MILAN (Reuters Breakingviews) – The breakup of UniCredit could net its shareholders a €3 billion reward. Chief Executive Jean Pierre Mustier is accelerating plans to divest the €16 billion bank’s Italian assets from its German-focused overseas operations, Reuters reports. A spinoff could boost the stock by as much as 20%. Yields could be even higher in a deal with Commerzbank or BNP Paribas.

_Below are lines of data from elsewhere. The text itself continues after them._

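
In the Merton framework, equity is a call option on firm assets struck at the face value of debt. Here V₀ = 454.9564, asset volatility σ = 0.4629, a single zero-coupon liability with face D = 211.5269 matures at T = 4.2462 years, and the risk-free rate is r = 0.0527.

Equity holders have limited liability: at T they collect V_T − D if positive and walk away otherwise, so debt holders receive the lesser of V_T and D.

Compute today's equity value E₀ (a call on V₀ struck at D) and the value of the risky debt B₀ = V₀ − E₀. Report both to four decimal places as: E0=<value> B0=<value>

d₁ = [ln(V₀/D) + (r + σ²/2)T] / (σ√T)
   = [ln(454.9564/211.5269) + (0.0527 + 0.5·0.4629²)·4.2462] / (0.4629·√4.2462)
   = [0.765849 + 0.678705] / 0.953866 = 1.514421
d₂ = d₁ − σ√T = 1.514421 − 0.953866 = 0.560554
N(d₁) = 0.935040,  N(d₂) = 0.712449,  e^(−rT) = 0.799495
E₀ = V₀·N(d₁) − D·e^(−rT)·N(d₂)
   = 454.9564·0.935040 − 211.5269·0.799495·0.712449 = 304.916923
B₀ = V₀ − E₀ = 454.9564 − 304.916923 = 150.039477

E0=304.9169 B0=150.0395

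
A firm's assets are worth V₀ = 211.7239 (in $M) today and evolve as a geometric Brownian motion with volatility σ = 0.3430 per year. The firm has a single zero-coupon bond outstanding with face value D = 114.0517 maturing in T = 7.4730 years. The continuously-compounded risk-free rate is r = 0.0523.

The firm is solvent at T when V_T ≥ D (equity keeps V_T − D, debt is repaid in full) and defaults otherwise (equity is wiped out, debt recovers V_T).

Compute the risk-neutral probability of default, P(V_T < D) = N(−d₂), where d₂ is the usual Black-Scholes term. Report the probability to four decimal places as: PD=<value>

d₁ = [ln(V₀/D) + (r + σ²/2)T] / (σ√T)
   = [ln(211.7239/114.0517) + (0.0523 + 0.5·0.3430²)·7.4730] / (0.3430·√7.4730)
   = [0.618631 + 0.830433] / 0.937652 = 1.545419
d₂ = d₁ − σ√T = 1.545419 − 0.937652 = 0.607767
risk-neutral PD = N(−d₂) = N(-0.607767) = 0.271671

PD=0.2717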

Even after a deep clean since Mustier became CEO in 2016, UniCredit’s stock has been weak. Italy’s second-largest bank, at 28% of its tangible book value, is only slightly higher than weaker, smaller domestic peers like Banco BPM and Banca Monte dei Paschi di Siena. Investors are unfairly penalizing UniCredit for its Milan location despite the fact that it generated around 60% of its revenue abroad last year. His Italian involvement also discourages foreign buyers and drives up financing costs.
Turning back the clock on UniCredit’s acquisition of Munich-based HVB in 2005 and creating two public companies would allow investors to evaluate each part more clearly. Without its European business, the Italian hull would trade more cheaply. But that would be more than offset by higher valuations for the rest — which would likely include operations in faster-growing Eastern European countries, as well as investment banking, Germany, and Austria — especially if listed in Frankfurt.
Let’s say the Italian company trades at about 25% of tangible book value, just above smaller domestic peers. With a likely book value of around €20 billion based on current share of group sales and Refinitiv estimates, it would be worth maybe €5 billion. The overseas companies’ return on investment of more than 4% in the first half of 2020 would indicate a market capitalization of at least 40% of their estimated book value of 34 billion euros. That’s 14 billion euros. The shareholders were left with two banks worth a total of 19 billion euros.
A spin-off could also provide Mustier with a springboard for deals. The merger of the new HVB with Commerzbank, for example, would lead to size and cost savings. Selling to a larger foreign player like BNP Paribas would command a control premium of perhaps 30%. It would be expensive and laborious. Mustier would also need support from his future leader, former finance minister Pier Carlo Padoan – who was appointed to office on Tuesday – and convince the Italian government. But the reward for investors is clear.